Let me explain you the complete scenario.

When you access any address inside kernel (as seen by cpu), it is virtual address. So, all the pointers(pgd, pmd, pte etc) in kernel point to somewhere within the virtual address space .

Virtual to physical address translation is done by MMU and is transparent to the cpu. To translate a virtual address to corresponding physical address, MMU uses page table global directory and page tables. To start translation MMU needs address of the page global directory in cr3. 

    But, this address in cr3 has to be physical  address, otherwise it would cause chicken and egg problem as MMU doesn't know anything about virtual address (you are translating virtual address and you come across a virtual address). So, conceptually and from MMU's tenet, pgd is a physical address. Now, pgd's offset is just a 32-bit positive value which is added to pgd's base address (inside cr3 register) to find which page table or which middle level page directory. It is just like added a 32-bit positive value to 32-bit physical address, which results in a 32-bit physical address again (pmd is also physical address from MMU's tenet). Same is the case with pmd and pte. 
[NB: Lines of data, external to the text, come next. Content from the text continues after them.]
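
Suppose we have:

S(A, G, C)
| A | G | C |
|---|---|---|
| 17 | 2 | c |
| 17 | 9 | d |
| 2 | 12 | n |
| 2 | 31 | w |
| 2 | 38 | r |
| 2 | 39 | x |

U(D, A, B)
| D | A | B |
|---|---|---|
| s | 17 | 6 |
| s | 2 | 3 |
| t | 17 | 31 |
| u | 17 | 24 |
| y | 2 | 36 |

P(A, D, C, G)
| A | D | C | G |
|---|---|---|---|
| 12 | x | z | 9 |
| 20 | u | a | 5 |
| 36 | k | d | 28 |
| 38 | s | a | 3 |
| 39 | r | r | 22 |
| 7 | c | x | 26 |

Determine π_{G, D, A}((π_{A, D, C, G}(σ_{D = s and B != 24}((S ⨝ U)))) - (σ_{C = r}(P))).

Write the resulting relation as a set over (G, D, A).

{(12, s, 2), (2, s, 17), (31, s, 2), (38, s, 2), (39, s, 2), (9, s, 17)}

Natural join on A: {(17, 2, c, s, 6), (17, 2, c, t, 31), (17, 2, c, u, 24), (17, 9, d, s, 6), (17, 9, d, t, 31), (17, 9, d, u, 24), (2, 12, n, s, 3), (2, 12, n, y, 36), (2, 31, w, s, 3), (2, 31, w, y, 36), (2, 38, r, s, 3), (2, 38, r, y, 36), (2, 39, x, s, 3), (2, 39, x, y, 36)}
Filtering on D = s and B != 24 leaves {(17, 2, c, s, 6), (17, 9, d, s, 6), (2, 12, n, s, 3), (2, 31, w, s, 3), (2, 38, r, s, 3), (2, 39, x, s, 3)}.
Keep only column(s) A, D, C, G: {(17, s, c, 2), (17, s, d, 9), (2, s, n, 12), (2, s, r, 38), (2, s, w, 31), (2, s, x, 39)}
Filtering on C = r leaves {(39, r, r, 22)}.
Set difference of the two operands is {(17, s, c, 2), (17, s, d, 9), (2, s, n, 12), (2, s, r, 38), (2, s, w, 31), (2, s, x, 39)}.
Keep only column(s) G, D, A: {(12, s, 2), (2, s, 17), (31, s, 2), (38, s, 2), (39, s, 2), (9, s, 17)}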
Above para explains as seen or done by MMU (hardware transparent to cpu or kernel), but when you are inside kernel and want to access pgd's, pmd's or pte's then address is virtual address. 

For example: 

Value of the pgd/pgdir of a process is converted to physical address and then loaded in cr3 register when process switch is made.

#define load_cr3(pgdir) \
        asm volatile("movl %0,%%cr3": :"r" (__pa(pgdir)))

refer file "include/asm-i386/processor.h"

NOTE: pgdir is virtual address (being inside or accessed by kernel) whereas __pa(pgdir) returns corresponding physical address.